I was unaware of CON. After reading the article, the goal was intended to keep health care costs down because in the free market patients were being overcharged to cover the cost of excessive hospital development. But, because of that there isn't enough hospital facilities during CV-19 that may have resulted in more deaths. Anyway, it seems that medical costs are out of control regardless of CON. Even with insurance, your copay for an ER visit could run into thousands of dollars. I sure hope that I don't go bankrupt.
 
  • Like
Reactions: The Old Anglo

·
Premium Member
Joined
·
3,934 Posts
I was unaware of CON. After reading the article, the goal was intended to keep health care costs down because in the free market patients were being overcharged to cover the cost of excessive hospital development. But, because of that there isn't enough hospital facilities during CV-19 that may have resulted in more deaths. Anyway, it seems that medical costs are out of control regardless of CON. Even with insurance, your copay for an ER visit could run into thousands of dollars. I sure hope that I don't go bankrupt.
One of the reasons costs are astronomical is because competition and the free market have been stifled.
 

·
Premium Member
Joined
·
3,335 Posts
The article stated that it was the free market that caused hospitals to overcharge because they couldn't recoup the cost of the unused facilities otherwise. So, CON was put into force.

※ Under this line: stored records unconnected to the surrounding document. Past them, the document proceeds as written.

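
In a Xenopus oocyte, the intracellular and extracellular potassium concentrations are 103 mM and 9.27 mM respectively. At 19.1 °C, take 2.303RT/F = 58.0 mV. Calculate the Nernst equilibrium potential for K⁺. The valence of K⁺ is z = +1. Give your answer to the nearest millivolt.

E = (58.0/z) · log₁₀([K⁺]_out/[K⁺]_in) with z = +1.
= (58.0/1) · log₁₀(9.27/103) = 58.00 · log₁₀(0.09)
= 58.00 · (-1.0458) = -60.65 mV

-61 mV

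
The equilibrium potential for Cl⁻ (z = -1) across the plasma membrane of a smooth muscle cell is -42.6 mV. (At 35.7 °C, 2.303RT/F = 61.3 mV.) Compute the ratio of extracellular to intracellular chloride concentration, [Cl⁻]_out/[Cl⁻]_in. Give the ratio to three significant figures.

4.95

log₁₀([out]/[in]) = E·z/(61.3) = -42.6 × -1 / 61.3 = 0.6949
[out]/[in] = 10^(0.6949) = 4.954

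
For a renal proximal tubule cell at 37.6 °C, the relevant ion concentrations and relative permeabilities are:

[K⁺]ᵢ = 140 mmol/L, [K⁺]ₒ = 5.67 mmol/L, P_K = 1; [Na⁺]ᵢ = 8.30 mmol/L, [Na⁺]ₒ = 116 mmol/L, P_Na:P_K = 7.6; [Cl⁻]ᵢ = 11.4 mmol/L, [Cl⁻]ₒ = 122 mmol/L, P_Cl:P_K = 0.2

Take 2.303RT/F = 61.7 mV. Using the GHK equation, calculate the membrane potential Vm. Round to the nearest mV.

Vm = 61.7 · log₁₀[(Σ P·[cation]ₒ + Σ P·[anion]ᵢ) / (Σ P·[cation]ᵢ + Σ P·[anion]ₒ)]
Numerator = 1×5.67 + 7.6×116 + 0.2×11.4 = 889.5
Denominator = 1×140 + 7.6×8.30 + 0.2×122 = 227.5
Vm = 61.7 · log₁₀(3.9105) = 61.7 × (0.5922) = 36.54 mV

37 mV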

From the article:

"It was theorized that free-market competition incentivized healthcare providers to overbuild, and, in turn, overcharge patients or overhospitalize them to cover the extra costs."
Over build/ under build it made no difference we are still gett screwed blued and tattooed every time we go in one of them.
Either by the hospital administrators or the insurance companies.
And now some in government say thet single payer health care will solve all the problems.
Anyone here buy that one?
 

·
Premium Member
Joined
·
2,221 Posts
Over build/ under build it made no difference we are still gett screwed blued and tattooed every time we go in one of them.
Either by the hospital administrators or the insurance companies.
And now some in government say thet single payer health care will solve all the problems.
Anyone here buy that one?
Nope.
 

·
Registered
Joined
·
2,349 Posts
What you're missing is that virus particles, on their own, don't easily travel far from the source. Yes, individual virus particles can get out from a mask, but that's not nearly as dangerous as large droplets carrying virus particles. And yes, the moisture will dry; that's why a mask is ineffective as protection for the uninfected. But when the infected wears it, it limits the size of particle exhaled, and therefore the distance it can travel.
Individual viruses can float around in the air like dust in the wind.

But, you keep believing the talking heads on TV!
 

·
Registered
Joined
·
488 Posts
Individual viruses can float around in the air like dust in the wind.

But, you keep believing the talking heads on TV!
Depends on the virus. Enveloped viruses can't survive without being suspended in a water droplet at all. Encapsidated viruses can do a little longer, but are unlikely to survive either temperature changes or sun's UV rays. Viruses don't maintain homeostasis - they cannot repair their genetic material, cannot maintain acid/base balance, cannot manage any oxidative chemicals. Most viruses are pretty helpless without a host cell, or some friendly medium.

The press has been busy scaring everyone with "COVID detected outside patient room" etc nonsense, but all those tests are nucleic acid-based. A virus that's been damaged beyond its ability to cause disease can still show up on a genetic test. Also, numbers matter, especially with SARS-CoV2. The amount of exposure appears to correlate very well with severity of disease, as does exposure site. If you get a small amount of virus on your throat or nose, and you're otherwise healthy, you'll probably do fine. If you get a huge number of virus particles, and inhale them deeply into your lungs, you'll get much sicker. There is so much misinformation and DIS-information out there, and people are either frustrated or have an agenda, so a discussion that has numerous caveats has lost all sense of complexity.